I recognize that. It increased the guideline range about by six years.
But so when I'm looking at the relevant conduct, I think I'm not looking at just, you know, one or two events, I'm looking at something much greater.Dkt. No. 50 at 10.
Similarly, when the Court considered the 2023 Agreement, it explained:
You know, the thing that is really troubling to me is that, according to the presentence report and the victim's statement, this conduct didn't take place over a day or a night, it took place over the course of years, as much as six years.
And, once again, the parties have brought to me a plea agreement that does not adequately reflect the gravity of the defendant's conduct. A sentence pursuant to the terms of this plea agreement would not meet the requirements and objectives set forth in Title 18, U.S.C. § 3553(a), it would not be reasonable, and it would not be sufficient. It would also not reflect the seriousness of the offense in this case. It would not serve as an adequate deterrent to the defendant. It would not promote respect for the law. It would not provide just punishment for the offense. And it
certainly would not provide adequate protection for the public from further crimes by this defendant.Dkt. No. 73 at 15.
For context, yearslong sexual abuse of minor children by adults in positions of authority is sadly too common in Northeastern Oklahoma and now routinely prosecuted in federal court following the Supreme Court's decision in McGirt v. Oklahoma. In the past year, this Court has sentenced numerous defendants for similar crimes. While every case receives the individualized attention that the law and justice require, in the Court's view, the parties' prior agreed resolutions, if accepted, would have created-not prevented-a sentencing disparity among similarly situated defendants who have been sentenced in this Court.
“[A] district court's discretion to sentence within the applicable [statutory] range is extremely broad.” Robertson, 45 F.3d at 1437. “There can be little doubt that rejecting a plea agreement due to the court's refusal to permit the parties to bind its sentencing discretion constitutes the exercise of sound judicial discretion.” Id. at 1439.

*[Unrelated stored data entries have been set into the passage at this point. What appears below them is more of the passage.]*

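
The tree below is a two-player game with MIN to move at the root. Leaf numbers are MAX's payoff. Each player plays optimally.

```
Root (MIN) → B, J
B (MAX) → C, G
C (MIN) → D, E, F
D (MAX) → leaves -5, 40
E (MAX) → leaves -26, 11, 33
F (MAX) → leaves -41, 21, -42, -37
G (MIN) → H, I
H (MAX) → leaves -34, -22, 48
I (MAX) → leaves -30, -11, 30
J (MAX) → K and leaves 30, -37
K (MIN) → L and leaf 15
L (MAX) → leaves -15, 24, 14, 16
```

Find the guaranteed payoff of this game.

30

D (MAX): max(-5, 40) = 40
E (MAX): max(-26, 11, 33) = 33
F (MAX): max(-41, 21, -42, -37) = 21
C (MIN): min(40, 33, 21) = 21
H (MAX): max(-34, -22, 48) = 48
I (MAX): max(-30, -11, 30) = 30
G (MIN): min(48, 30) = 30
B (MAX): max(21, 30) = 30
L (MAX): max(-15, 24, 14, 16) = 24
K (MIN): min(24, 15) = 15
J (MAX): max(15, 30, -37) = 30
Root (MIN): min(30, 30) = 30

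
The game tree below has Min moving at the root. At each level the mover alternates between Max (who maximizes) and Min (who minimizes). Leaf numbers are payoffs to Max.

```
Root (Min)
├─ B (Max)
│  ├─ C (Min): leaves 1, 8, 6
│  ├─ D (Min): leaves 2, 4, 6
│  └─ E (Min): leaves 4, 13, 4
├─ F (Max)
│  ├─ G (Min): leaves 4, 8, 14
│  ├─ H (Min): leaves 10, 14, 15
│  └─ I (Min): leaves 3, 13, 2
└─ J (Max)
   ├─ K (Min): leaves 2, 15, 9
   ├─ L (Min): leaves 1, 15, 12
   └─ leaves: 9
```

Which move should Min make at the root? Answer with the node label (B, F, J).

B

C (Min): min(1, 8, 6) = 1
D (Min): min(2, 4, 6) = 2
E (Min): min(4, 13, 4) = 4
B (Max): max(1, 2, 4) = 4
G (Min): min(4, 8, 14) = 4
H (Min): min(10, 14, 15) = 10
I (Min): min(3, 13, 2) = 2
F (Max): max(4, 10, 2) = 10
K (Min): min(2, 15, 9) = 2
L (Min): min(1, 15, 12) = 1
J (Max): max(2, 1, 9) = 9
Root (Min): min(4, 10, 9) = 4
Min picks the child with the lowest value: B (value 4).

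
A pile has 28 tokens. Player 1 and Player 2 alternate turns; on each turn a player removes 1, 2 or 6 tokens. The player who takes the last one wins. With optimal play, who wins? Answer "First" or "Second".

Second

i:   0  1  2  3  4  5  6  7  8  9 10 11 12 13 14 15 16 17 18 19 20 21 22 23 24 25 26 27 28
     L  W  W  L  W  W  W  L  W  W  L  W  W  W  L  W  W  L  W  W  W  L  W  W  L  W  W  W  L
Position 28 is L, so the second player wins.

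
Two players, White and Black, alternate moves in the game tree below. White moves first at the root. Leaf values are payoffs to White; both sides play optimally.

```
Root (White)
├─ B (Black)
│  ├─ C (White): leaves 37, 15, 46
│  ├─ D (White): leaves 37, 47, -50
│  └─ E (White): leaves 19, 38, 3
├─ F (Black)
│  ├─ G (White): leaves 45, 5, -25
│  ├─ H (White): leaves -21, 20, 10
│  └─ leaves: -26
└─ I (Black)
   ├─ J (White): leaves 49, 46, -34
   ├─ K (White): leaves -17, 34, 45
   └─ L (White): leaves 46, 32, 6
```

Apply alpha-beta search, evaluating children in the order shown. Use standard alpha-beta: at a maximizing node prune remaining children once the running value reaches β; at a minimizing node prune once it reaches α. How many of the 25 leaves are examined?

21

C [α=-∞,β=+∞]: v=46
D [α=-∞,β=46]: v=47 after child 2 ≥ β → β-cutoff, skip 1
E [α=-∞,β=46]: v=38
B [α=-∞,β=+∞]: v=38
G [α=38,β=+∞]: v=45
H [α=38,β=45]: v=20
F [α=38,β=+∞]: v=20 after child 2 ≤ α → α-cutoff, skip 1
J [α=38,β=+∞]: v=49
K [α=38,β=49]: v=45
L [α=38,β=45]: v=46 after child 1 ≥ β → β-cutoff, skip 2
I [α=38,β=+∞]: v=45
Root [α=-∞,β=+∞]: v=45
Leaves evaluated: 21 of 25.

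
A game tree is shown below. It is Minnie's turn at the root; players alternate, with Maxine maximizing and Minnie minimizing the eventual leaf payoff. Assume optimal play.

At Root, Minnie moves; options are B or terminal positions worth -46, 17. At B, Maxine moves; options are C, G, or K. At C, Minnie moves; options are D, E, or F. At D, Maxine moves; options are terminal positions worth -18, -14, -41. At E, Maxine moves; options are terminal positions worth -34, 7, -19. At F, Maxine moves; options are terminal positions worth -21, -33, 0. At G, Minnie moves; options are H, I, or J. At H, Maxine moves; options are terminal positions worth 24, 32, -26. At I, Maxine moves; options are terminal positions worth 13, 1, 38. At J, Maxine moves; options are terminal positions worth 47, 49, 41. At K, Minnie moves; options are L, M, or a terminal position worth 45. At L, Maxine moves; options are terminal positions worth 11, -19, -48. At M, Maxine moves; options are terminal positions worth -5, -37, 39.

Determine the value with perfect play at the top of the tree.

D (Maxine): max(-18, -14, -41) = -14
E (Maxine): max(-34, 7, -19) = 7
F (Maxine): max(-21, -33, 0) = 0
C (Minnie): min(-14, 7, 0) = -14
H (Maxine): max(24, 32, -26) = 32
I (Maxine): max(13, 1, 38) = 38
J (Maxine): max(47, 49, 41) = 49
G (Minnie): min(32, 38, 49) = 32
L (Maxine): max(11, -19, -48) = 11
M (Maxine): max(-5, -37, 39) = 39
K (Minnie): min(11, 39, 45) = 11
B (Maxine): max(-14, 32, 11) = 32
Root (Minnie): min(32, -46, 17) = -46

-46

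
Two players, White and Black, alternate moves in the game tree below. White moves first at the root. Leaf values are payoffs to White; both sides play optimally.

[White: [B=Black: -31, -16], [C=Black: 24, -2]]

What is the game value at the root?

B (Black): min(-31, -16) = -31
C (Black): min(24, -2) = -2
Root (White): max(-31, -2) = -2

-2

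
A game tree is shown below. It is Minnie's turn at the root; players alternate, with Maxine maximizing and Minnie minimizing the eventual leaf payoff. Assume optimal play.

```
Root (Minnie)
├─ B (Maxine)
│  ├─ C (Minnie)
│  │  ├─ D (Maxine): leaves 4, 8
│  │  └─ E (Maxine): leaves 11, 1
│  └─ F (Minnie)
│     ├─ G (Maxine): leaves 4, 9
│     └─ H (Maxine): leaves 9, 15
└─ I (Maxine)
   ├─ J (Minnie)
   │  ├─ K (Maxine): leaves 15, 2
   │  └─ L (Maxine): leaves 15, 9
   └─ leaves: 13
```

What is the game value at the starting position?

D (Maxine): max(4, 8) = 8
E (Maxine): max(11, 1) = 11
C (Minnie): min(8, 11) = 8
G (Maxine): max(4, 9) = 9
H (Maxine): max(9, 15) = 15
F (Minnie): min(9, 15) = 9
B (Maxine): max(8, 9) = 9
K (Maxine): max(15, 2) = 15
L (Maxine): max(15, 9) = 15
J (Minnie): min(15, 15) = 15
I (Maxine): max(15, 13) = 15
Root (Minnie): min(9, 15) = 9

9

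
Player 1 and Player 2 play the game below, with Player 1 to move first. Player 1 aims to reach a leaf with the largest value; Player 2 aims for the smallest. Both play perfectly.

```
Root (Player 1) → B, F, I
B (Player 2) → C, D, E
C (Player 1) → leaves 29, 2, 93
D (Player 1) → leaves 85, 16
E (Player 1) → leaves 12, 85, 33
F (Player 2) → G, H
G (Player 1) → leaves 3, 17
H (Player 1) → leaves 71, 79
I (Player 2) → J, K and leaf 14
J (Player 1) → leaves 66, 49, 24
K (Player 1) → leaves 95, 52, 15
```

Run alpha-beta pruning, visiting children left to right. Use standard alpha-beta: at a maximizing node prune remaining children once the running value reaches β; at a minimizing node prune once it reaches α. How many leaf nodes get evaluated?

12

C [α=-∞,β=+∞]: v=93
D [α=-∞,β=93]: v=85
E [α=-∞,β=85]: v=85 after child 2 ≥ β → β-cutoff, skip 1
B [α=-∞,β=+∞]: v=85
G [α=85,β=+∞]: v=17
F [α=85,β=+∞]: v=17 after child 1 ≤ α → α-cutoff, skip 1
J [α=85,β=+∞]: v=66
I [α=85,β=+∞]: v=66 after child 1 ≤ α → α-cutoff, skip 2
Root [α=-∞,β=+∞]: v=85
Leaves evaluated: 12 of 19.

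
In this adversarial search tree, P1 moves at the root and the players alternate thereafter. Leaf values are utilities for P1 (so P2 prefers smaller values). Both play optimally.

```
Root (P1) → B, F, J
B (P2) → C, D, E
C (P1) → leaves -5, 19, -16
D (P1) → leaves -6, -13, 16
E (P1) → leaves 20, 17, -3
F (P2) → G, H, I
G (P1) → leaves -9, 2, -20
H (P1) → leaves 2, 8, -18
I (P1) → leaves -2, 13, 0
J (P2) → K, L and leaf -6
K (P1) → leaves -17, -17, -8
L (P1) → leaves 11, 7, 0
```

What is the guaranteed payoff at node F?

G: max(-9, 2, -20) = 2
H: max(2, 8, -18) = 8
I: max(-2, 13, 0) = 13
F: min(2, 8, 13) = 2

2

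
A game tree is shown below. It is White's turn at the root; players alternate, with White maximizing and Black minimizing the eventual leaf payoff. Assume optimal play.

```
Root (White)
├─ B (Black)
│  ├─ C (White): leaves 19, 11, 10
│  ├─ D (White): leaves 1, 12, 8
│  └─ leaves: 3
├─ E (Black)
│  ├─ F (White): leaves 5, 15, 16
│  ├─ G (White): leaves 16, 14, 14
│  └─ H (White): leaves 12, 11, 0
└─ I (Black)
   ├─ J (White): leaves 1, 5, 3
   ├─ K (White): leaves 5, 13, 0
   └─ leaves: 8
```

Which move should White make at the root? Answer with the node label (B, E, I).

E

C (White): max(19, 11, 10) = 19
D (White): max(1, 12, 8) = 12
B (Black): min(19, 12, 3) = 3
F (White): max(5, 15, 16) = 16
G (White): max(16, 14, 14) = 16
H (White): max(12, 11, 0) = 12
E (Black): min(16, 16, 12) = 12
J (White): max(1, 5, 3) = 5
K (White): max(5, 13, 0) = 13
I (Black): min(5, 13, 8) = 5
Root (White): max(3, 12, 5) = 12
White picks the child with the highest value: E (value 12).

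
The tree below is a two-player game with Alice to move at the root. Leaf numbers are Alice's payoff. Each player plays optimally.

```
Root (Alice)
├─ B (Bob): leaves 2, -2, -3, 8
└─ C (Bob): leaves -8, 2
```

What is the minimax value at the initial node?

-3

B (Bob): min(2, -2, -3, 8) = -3
C (Bob): min(-8, 2) = -8
Root (Alice): max(-3, -8) = -3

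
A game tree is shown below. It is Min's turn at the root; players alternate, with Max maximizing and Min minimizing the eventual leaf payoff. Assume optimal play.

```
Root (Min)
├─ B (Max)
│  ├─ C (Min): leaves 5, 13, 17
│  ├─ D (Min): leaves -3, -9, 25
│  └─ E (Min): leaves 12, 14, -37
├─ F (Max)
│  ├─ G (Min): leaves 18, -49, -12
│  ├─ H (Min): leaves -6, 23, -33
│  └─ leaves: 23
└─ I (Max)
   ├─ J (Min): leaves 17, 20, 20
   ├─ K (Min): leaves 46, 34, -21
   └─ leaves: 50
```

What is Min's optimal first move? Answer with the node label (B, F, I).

B

C (Min): min(5, 13, 17) = 5
D (Min): min(-3, -9, 25) = -9
E (Min): min(12, 14, -37) = -37
B (Max): max(5, -9, -37) = 5
G (Min): min(18, -49, -12) = -49
H (Min): min(-6, 23, -33) = -33
F (Max): max(-49, -33, 23) = 23
J (Min): min(17, 20, 20) = 17
K (Min): min(46, 34, -21) = -21
I (Max): max(17, -21, 50) = 50
Root (Min): min(5, 23, 50) = 5
Min picks the child with the lowest value: B (value 5).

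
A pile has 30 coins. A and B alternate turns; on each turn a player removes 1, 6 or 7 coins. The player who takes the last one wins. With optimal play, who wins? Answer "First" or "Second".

First

W/L table (W = player to move can force a win):
i:   0  1  2  3  4  5  6  7  8  9 10 11 12 13 14 15 16 17 18 19 20 21 22 23 24 25 26 27 28 29 30
     L  W  L  W  L  W  W  W  W  W  W  W  L  W  L  W  L  W  W  W  W  W  W  W  L  W  L  W  L  W  W
Position 30 is W, so the first player wins.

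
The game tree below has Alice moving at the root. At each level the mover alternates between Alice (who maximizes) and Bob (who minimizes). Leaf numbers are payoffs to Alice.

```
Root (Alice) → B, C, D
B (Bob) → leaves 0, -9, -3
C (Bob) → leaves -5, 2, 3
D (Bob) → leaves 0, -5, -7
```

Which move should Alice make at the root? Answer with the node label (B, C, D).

C

B (Bob): min(0, -9, -3) = -9
C (Bob): min(-5, 2, 3) = -5
D (Bob): min(0, -5, -7) = -7
Root (Alice): max(-9, -5, -7) = -5
Alice picks the child with the highest value: C (value -5).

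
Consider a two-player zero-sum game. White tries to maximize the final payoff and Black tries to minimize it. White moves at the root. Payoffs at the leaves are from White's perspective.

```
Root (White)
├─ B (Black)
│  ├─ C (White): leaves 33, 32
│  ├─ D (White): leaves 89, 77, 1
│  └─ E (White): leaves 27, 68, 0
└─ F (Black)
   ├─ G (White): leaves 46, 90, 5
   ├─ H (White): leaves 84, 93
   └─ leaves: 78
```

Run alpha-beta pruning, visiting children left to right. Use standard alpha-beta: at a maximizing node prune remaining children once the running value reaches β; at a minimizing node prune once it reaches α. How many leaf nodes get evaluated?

11

C [α=-∞,β=+∞]: v=33
D [α=-∞,β=33]: v=89 after child 1 ≥ β → β-cutoff, skip 2
E [α=-∞,β=33]: v=68 after child 2 ≥ β → β-cutoff, skip 1
B [α=-∞,β=+∞]: v=33
G [α=33,β=+∞]: v=90
H [α=33,β=90]: v=93
F [α=33,β=+∞]: v=78
Root [α=-∞,β=+∞]: v=78
Leaves evaluated: 11 of 14.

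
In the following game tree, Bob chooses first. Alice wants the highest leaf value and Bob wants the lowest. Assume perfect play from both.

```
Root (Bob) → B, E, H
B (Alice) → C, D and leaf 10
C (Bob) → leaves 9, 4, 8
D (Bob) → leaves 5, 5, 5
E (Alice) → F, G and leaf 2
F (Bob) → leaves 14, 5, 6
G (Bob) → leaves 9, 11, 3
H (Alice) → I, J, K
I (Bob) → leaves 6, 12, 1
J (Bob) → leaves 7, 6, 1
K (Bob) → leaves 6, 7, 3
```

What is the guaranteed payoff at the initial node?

3

C (Bob): min(9, 4, 8) = 4
D (Bob): min(5, 5, 5) = 5
B (Alice): max(4, 5, 10) = 10
F (Bob): min(14, 5, 6) = 5
G (Bob): min(9, 11, 3) = 3
E (Alice): max(5, 3, 2) = 5
I (Bob): min(6, 12, 1) = 1
J (Bob): min(7, 6, 1) = 1
K (Bob): min(6, 7, 3) = 3
H (Alice): max(1, 1, 3) = 3
Root (Bob): min(10, 5, 3) = 3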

The parties apparently missed this sentence-and the accompanying holding that affirmed the district court's rejection of the plea agreement-when they cited Robertson as support for their proposition that the Court had exceeded its discretion.
Again, the Court notes that it has withheld decision on acceptance or rejection of the 2024 Plea Agreement until the sentencing hearing. The parties are encouraged to set forth their respective justifications they would like the Court to consider in making its decision, in timely filed sentencing memoranda, including but not limited to the factors set forth in 18 U.S.C. § 3553.